State v. Mellor

117 A. 875, 140 Md. 364, 1922 Md. LEXIS 51
CourtCourt of Appeals of Maryland
DecidedJanuary 25, 1922
StatusPublished
Cited by2 cases

This text of 117 A. 875 (State v. Mellor) is published on Counsel Stack Legal Research, covering Court of Appeals of Maryland primary law. Counsel Stack provides free access to over 12 million legal documents including statutes, case law, regulations, and constitutions.

Bluebook
State v. Mellor, 117 A. 875, 140 Md. 364, 1922 Md. LEXIS 51 (Md. 1922).

Opinion

Oettttt, J.,

delivered the opinion of the Court.

Benjamin Mellor was indicted in the Circuit Court for Howard County for the sale of intoxicating liquor in Ellicott City, Maryland, without first having obtained a license permitting such sale. To that indictment he filed a special plea in the following form: “That at the time of the said sale mentioned in the indictment he was a graduate pharmacist duly licensed by the State of Maryland, engaged in keeping a drug store, and was the holder of a trader’s license issued by the State of Maryland through Hart B. Noll, Clerk of the Circuit Court for Howard County, and he was duly permitted .and authorized by permit issued by John T. Kramer, United States Commissioner of Prohibition, under the said United States Prohibition Act to sell intoxicating liquors, including whiskey, for other than beverage purposes upon prescriptions duly issued by practicing physicians, also holding permits to prescribe intoxicating liquors, including whiskey, for their patients for non-beverage purposes, and that for many years he has, without objection upon the part of a,pv *366 duly constituted authority of Ellicott City, in the second Election District of Howard County, State of Maryland, dispensed whiskey'- in quantities of not less than a pint to persons presenting prescriptions issued by duly licensed and practicing physicians, and that the said Benjamin Mellor on the date alleged in the indictment did sell to Julius Wosch one pint of spirituous and fermented liquor, to wit, whiskey, upon a written, bona fide prescription of a regular practicing physician, to wit, Dr. Erank O. Miller, who was duly licensed under the National Prohibition Act and regulations issued thereunder to issue said prescription, and whose patient said Julius Wosch then and there was, and that said sale was bona fide and with due care made as above alleged for non-beverage purposes. A demurrer to that plea was overruled, and the State declining to traverse it the appellee was discharged from the indictment, and from that judgment this appeal was taken,.

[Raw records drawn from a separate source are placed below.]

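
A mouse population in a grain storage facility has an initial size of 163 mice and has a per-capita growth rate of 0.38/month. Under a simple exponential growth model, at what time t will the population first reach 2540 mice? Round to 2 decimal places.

Set N₀·e^(rt) = 2540: e^(0.38·t) = 2540/163 = 15.583.
0.38·t = ln(15.583) = 2.7462, so t = 2.7462/0.38 = 7.2268.

7.23 months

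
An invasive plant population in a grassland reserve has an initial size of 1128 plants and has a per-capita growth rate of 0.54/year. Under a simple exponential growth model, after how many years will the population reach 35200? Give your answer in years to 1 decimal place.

Set N₀·e^(rt) = 35200: e^(0.54·t) = 35200/1128 = 31.206.
0.54·t = ln(31.206) = 3.4406, so t = 3.4406/0.54 = 6.3715.

6.4 years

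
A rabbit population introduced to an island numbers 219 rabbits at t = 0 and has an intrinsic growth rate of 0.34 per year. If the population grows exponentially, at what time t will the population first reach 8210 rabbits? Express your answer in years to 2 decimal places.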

The only question presented by the appeal is whether, under the Public local Laws, or Public General Laws, of Maryland, in force in Howard County, a duly licensed pharmacist is authorized to sell intoxicating liquor upon the bona fide prescription of a duly licensed and practicing physician legally authorized to issue the same, without having first obtained from the 'State a license permitting such sale.

The solution of this question depends upon the true meaning and intent of the statutes regulating the sale of spirituous and intoxicating liquor within the corporate limits of Ellicott City. By chapter 450 of the Acts of 1882, the qualified voters of Howard County were enabled to determine by ballot whether “spirituous, fermented or intoxicating liquors” should be sold in that county, and, their decision being against such sale, it became unlawful under that act to sell such liquors in Howard County after May 1st, 1883. That general prohibition did not however extend to licensed pharmacists and druggists, who were by its terms permitted to sell such liquors upon the prescription of a regular practicing physician, - under certain regulations provided by the *367 act. The provisions of that act, to which we have referred, were by chapter 281 of the Acts of 1892 repealed in so far as they applied to Ellicott City, and it provided in lieu of them a system for licensing the sale of intoxicating liquors in that city. That act provided that “no person” should sell within the corporate limits of Ellicott City any such liquor without first having obtained a license permitting such sale, and it did not exempt druggists or pharmacists from that requirement. The law was further amended by chapter 249 of the acts of 1902, which in part provides that no license for the sale of intoxicating liquor in Ellicott City should be granted “where groceries, merchandise, or any other goods are to be sold on the same premises.”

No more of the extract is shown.